Redundant links enable the host to maintain communications to the CSP and to keep running if a single component in the system fails. If a faulty primary link is detected, the host application can switch over its requests to the secondary link.

Sample Topology

Ethernet Host Communication Redundancy shows a topology that supports host communication redundancy. In this example, two hubs and four nodes are connected to one or more hosts. All the nodes have dual CSP Matrix Controller Series 3 cards, and all the nodes are on the same physical network. The letters X, Y, Z, and Z’ designate points of failure:

 

• X - Ethernet link failure between the host and the CSP

The cable or host is defective, or the port on either the host or the hub is defective.

• Y - Hub failure

The hub is defective, and all ports and devices directly connected to it are affected. No communication can take place between any of its ports. The standby components (B side) are not affected, and host ports on that side are still connected to each other.

• Z - Ethernet link failure between the hub and the CSP Matrix Controller Series 3 card

The cable is defective, or the port on either the hub or the CSP Matrix Controller Series 3 card is defective.

• - Switch CSP Matrix Controller Series 3 card failure

The CSP Matrix Controller Series 3 card is defective

Figure 5-18 Ethernet Host Communication Redundancy

Failure Detection and Recovery

In the redundant system shown in Ethernet Host Communication Redundancy, failure detection and recovery occurs as follows:

• If the host detects a failure in one of the Ethernet links between the host and the CSP (as designated by X in Ethernet Host Communication Redundancy), it opens new socket connections to all four A CSP Matrix Controller Series 3 cards through Ethernet link B. If successful, the recovery is complete and the A CSP Matrix Controller Series 3cards are still in control of the switch. If unsuccessful, the host connects to the standby B CSP Matrix Controller Series 3 cards of any node to which a connection to the A CSP Matrix Controller Series 3 card has failed and causes a switchover on that node only.

• If the host and the A CSP Matrix Controller Series 3 cards detect a hub failure (as designated by Y in Ethernet Host Communication Redundancy), the host tries to reconnect to the A CSP Matrix Controller Series 3 cards through Hub B. If unsuccessful, the host connects to the B CSP Matrix Controller Series 3 cards and requests all four of them to become active. You can minimize the recovery process by connecting half of the CSP Matrix Controller Series 3 cards to Hub A and half to Hub B. In this configuration a hub failure will affect only half of the CSP nodes.

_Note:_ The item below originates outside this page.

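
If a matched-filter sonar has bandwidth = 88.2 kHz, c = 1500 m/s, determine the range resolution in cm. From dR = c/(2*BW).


0.85 cm


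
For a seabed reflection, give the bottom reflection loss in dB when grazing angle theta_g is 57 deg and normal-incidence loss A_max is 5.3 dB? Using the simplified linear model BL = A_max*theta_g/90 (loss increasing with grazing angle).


BL = A_max * theta_g / 90 = 5.3 * 57 / 90 = 3.36

3.36 dB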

• If the host detects a failure in one of the Ethernet links between the hub and the CSP Matrix Controller Series 3 card A in switch node 4 (designated by Z in Ethernet Host Communication Redundancy), it opens a new socket to CSP Matrix Controller Series 3 card A through Ethernet link B. If unsuccessful, the host connects to CSP Matrix Controller Series 3 card B on Switch Node 4 and causes it to become active.

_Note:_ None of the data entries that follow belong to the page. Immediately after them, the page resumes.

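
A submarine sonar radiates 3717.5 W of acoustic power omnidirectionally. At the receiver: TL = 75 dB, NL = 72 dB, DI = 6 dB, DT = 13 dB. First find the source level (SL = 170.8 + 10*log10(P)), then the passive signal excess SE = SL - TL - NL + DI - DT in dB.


Step 1: SL = 170.8 + 10*log10(3717.5) = 206.5 dB
Step 2: SE = SL - TL - NL + DI - DT = 206.5 - 75 - 72 + 6 - 13 = 52.5

52.5 dB


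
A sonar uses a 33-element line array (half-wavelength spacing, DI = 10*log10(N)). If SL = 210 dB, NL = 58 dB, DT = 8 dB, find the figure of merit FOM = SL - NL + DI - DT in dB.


159.19 dB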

• If the host detects a failure in CSP Matrix Controller Series 3 card A in Switch Node 4 (designated by Z’ in Ethernet Host Communication Redundancy), the host tries to connect to CSP Matrix Controller Series 3 card B in Switch Node 4 through Ethernet link B, but CSP Matrix Controller Series 3 card B detects the failure and becomes active, which is indicated by the Poll message sent to the host connected to CSP Matrix Controller Series 3 card B.

General Strategy

In all scenarios, use the following general strategy for the host:

• If a TCP/IP connection to an active switch CSP Matrix Controller Series 3 card is broken, the host should try to reconnect to the original active CSP Matrix Controller Series 3 card (A) through the redundant Ethernet link. If that fails, the host should then connect to the standby CSP Matrix Controller Series 3 card (B) and cause a switchover.

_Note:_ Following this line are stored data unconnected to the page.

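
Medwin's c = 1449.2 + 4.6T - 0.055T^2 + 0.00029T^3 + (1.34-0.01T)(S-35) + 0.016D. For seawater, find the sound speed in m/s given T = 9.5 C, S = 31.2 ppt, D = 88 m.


c = 1449.2 + 4.6*9.5 - 0.055*9.5^2 + 0.00029*9.5^3 + (1.34 - 0.01*9.5)*(31.2 - 35) + 0.016*88 = 1484.86

1484.86 m/s


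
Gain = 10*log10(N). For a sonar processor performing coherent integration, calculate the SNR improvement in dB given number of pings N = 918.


Gain = 10*log10(918) = 29.63

29.63 dB


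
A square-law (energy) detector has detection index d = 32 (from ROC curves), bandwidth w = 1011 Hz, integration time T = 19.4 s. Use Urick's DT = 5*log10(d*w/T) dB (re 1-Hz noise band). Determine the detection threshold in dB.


DT = 5*log10(d*w/T) = 5*log10(32 * 1011 / 19.4) = 5*log10(1667.63) = 16.11

16.11 dB


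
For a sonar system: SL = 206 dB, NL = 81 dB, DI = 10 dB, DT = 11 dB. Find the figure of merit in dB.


FOM = SL - NL + DI - DT = 206 - 81 + 10 - 11 = 124

124 dB


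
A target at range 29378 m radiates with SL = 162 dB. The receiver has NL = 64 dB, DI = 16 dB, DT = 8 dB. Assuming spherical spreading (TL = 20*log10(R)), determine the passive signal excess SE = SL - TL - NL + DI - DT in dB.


Step 1: TL = 20*log10(29378) = 89.36 dB
Step 2: SE = 162 - 89.36 - 64 + 16 - 8 = 16.64

16.64 dB


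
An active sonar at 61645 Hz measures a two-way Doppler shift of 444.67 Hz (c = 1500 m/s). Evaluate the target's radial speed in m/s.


From fd = 2*f*v/c, v = c*fd/(2*f) = 1500 * 444.67 / (2*61645) = 5.41

5.41 m/s


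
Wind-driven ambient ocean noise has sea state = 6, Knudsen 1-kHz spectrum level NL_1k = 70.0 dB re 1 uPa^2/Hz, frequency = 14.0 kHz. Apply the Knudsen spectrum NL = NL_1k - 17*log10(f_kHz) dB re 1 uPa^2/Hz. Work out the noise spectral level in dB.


NL = NL_1k - 17*log10(f_kHz) = 70.0 - 17*log10(14.0) = 70.0 - (19.48) = 50.52

50.52 dB


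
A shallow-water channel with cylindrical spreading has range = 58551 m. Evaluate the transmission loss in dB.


TL = 10*log10(58551) = 47.68

47.68 dB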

• If a connection to a standby CSP Matrix Controller Series 3 card is broken, the only recovery needed is to alert Systems Support to restore redundancy on the B side.

• A CSP Matrix Controller Series 3 card switchover is caused only by a severe hardware or software fault, or when initiated by the host using the Become Active message. The system software never assumes that a switchover is needed based on any problem conditions related to the state of host connections.

You can minimize the disruption of a complete hub failure by using hubs with some built-in level of redundancy. The most useful type to consider is power supply redundancy.